A regional semifinalist the year before, the Spartans went on to post a 30-0 record and win the Virginia state title in 1997, the program's first ever. Although the Spartans were already a formidable regional force, Gibson said Lawson helped transform a 25-3 team to a 30-0 team.

"West Springfield was a good program, not necessarily the best, but a good program," said Lawson. She said the school was a better fit for her than Sidwell Friends was, and that she enjoyed the team game the Spartans played. "I was lucky to have a lot of good teammates," said Lawson.

WHEN SHE FIRST CAME TO West Springfield, Gibson said some of the girls on his team saw Lawson as a threat. However, it was not much later that they realized she was not there to steal the show.

"She made the people around her better, and she gave confidence to the other players around her," said Gibson. "That is often overlooked."

After Lawson's first game, her senior teammate Erin Caulfield told the Connection: "She'll only make us better. It's been a good transition from the beginning. Her passing and intensity stand out, and she gets everybody the ball."

Lawson said her favorite memories from high school basketball, as well as college and professional basketball, revolve around the time spent with her teammates. She said she grew up playing a lot of sports, but basketball and soccer were her main sports. She gave up soccer to concentrate solely on basketball right around the time the WNBA was formed. Lawson said her role models growing up were athletes who worked extremely hard, and that included Michael Jordan.

The Spartans repeated their 1997 state title in 1999, Lawson's senior year, posting another 30-0 record. Lawson was named the Naismith High School Player of the Year, the Virginia Player of the Year and was a WBCA, USA Today and Parade Magazine All-American in 1999.

AS A TENNESSEE VOLUNTEER, Lawson helped the team to a 126-17 record and four SEC titles. However, she did not succeed in her bid to win an NCAA Division I title with Tennessee. The Volunteers played in two NCAA championship games, but lost both of them. "She chose Tennessee because she would have four chances to win the national championship," said Gibson.

Even though she failed to secure a national title at Tennessee, Lawson stayed on course with her academic commitment and received the 2003 Woody Hayes National Scholar Athlete award, presented to a select few college students who demonstrate excellence in both academics and athletics.
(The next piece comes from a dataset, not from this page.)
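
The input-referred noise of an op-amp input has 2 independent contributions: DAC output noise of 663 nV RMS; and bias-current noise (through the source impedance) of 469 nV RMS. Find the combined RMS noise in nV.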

After four years at Tennessee, Lawson was drafted into the WNBA. The Detroit Shock drafted her as the No. 5 pick in 2003, but then immediately traded her away to the Sacramento Monarchs. In 2005, Lawson won her first WNBA title with the Monarchs, contributing with eight points per game in the regular season. Lawson raised her average to 11.2 points per game during the playoffs. She was also a part of a number of national team selections, both with junior and senior national teams. Lawson is still with the Monarchs, working hard towards defending the WNBA title from last year.

Kara Lawson is 2 in a survey of the area's Top 100 Athletes by Connection Newspapers in 2000.